Chłodnik
Składniki:
jeden duży lub dwa mniejsze pęczki botwinki z młodymi buraczkami dwa średnie zielone ogórki około pięciu rzodkiewek 2-3 ząbki czosnku (niekoniecznie jak ktoś nie lubi) litr kefiru, jogurtu naturalnego a najlepiej dobrego zsiadłego mleka pół pęczka koperku pęczek szczypiorku sok z połowy cytryny sól, pieprz, łyżeczka cukru jajka (pół albo całe na talerz)
Przygotowanie:
Zaczynamy od botwinki, którą kroimy razem z buraczkami najdrobniej jak się da. Wrzucamy ją do garnka, zalewamy wodą, tak żeby całość była zalana ale wody nie było zbyt dużo, solimy (niezbyt dużo bo będzie można później dosolić), dodajemy łyżeczkę cukru i gotujemy około kwadransa aż kawałki buraków będą miękkie. Gdy się wywar ugotuje dodajemy do niego sok z cytryny. W czasie gdy botwinka się gotuje ścieramy (albo zcieramy - jak kto woli :) ) na tarce o dużych oczkach ogórki i rzodkiewkę (można pokroić w kostkę ale na tarce jest szybciej i łatwiej), siekamy szczypiorek i koperek, mieszamy z kefirem/jogurtem/zsiadłym mlekiem i do tego dodajemy rozgnieciony czosnek. (Moja uwaga: w niektórych przepisach pojawia się rada żeby odsączyć startego ogórka, ja tego nie robię bo woda z ogórka ma swój fajny ogórkowy smak) (Moja druga uwaga: nie ma to jak chłodnik na dobrym zsiadłym mleku).
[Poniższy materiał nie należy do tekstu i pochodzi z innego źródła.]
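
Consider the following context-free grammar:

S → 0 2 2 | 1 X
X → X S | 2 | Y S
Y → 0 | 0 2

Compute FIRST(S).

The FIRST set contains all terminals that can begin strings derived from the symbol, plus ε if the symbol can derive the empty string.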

Wywar z botminki lekko chłodzimy żeby nie był zbyt gorący i wszystko razem mieszamy, doprawiamy solą i pieprzem po czym wstawiamy do lodówki żeby zrobił się fajnie zimny. Przed podaniem wrzucamy do niego jajka podzielone na ćwiarki lub połówki i ew. dodajemy świeży koperek i szczypior (a może i pietruszka czasami byłaby fajna). PS. Chłodnik to fajna potrawa na upały. PS2. Można mieszać kefir z jogurtem i zsiadłym mlekiem, niektórzy dodają jeszcze śmietanę ale ja jestem zwolennikiem i fanem dobrego zsiadłego mleka (oj, chyba się powtarzam) PS3. Jak zwykle w kuchni warto poeksperymentować, przyszło mi do głowy na przykład, że można by dodać odrobinę startej czerwonej papryki alboświeżej ostrej - może by wzbogaciło smak PS4. Kiedyś do chłodnika dodałem zamiast rzodkiewki kiełki rzodkwi i też było fajnie - w ogółe zachęcam do eksperymentów PS5. A szparagi w następnym wpisie ... no chyba, że coś mi innego przyjdzie do głowy ale przepisy na szparagi będą wcześniej czy później na pewno.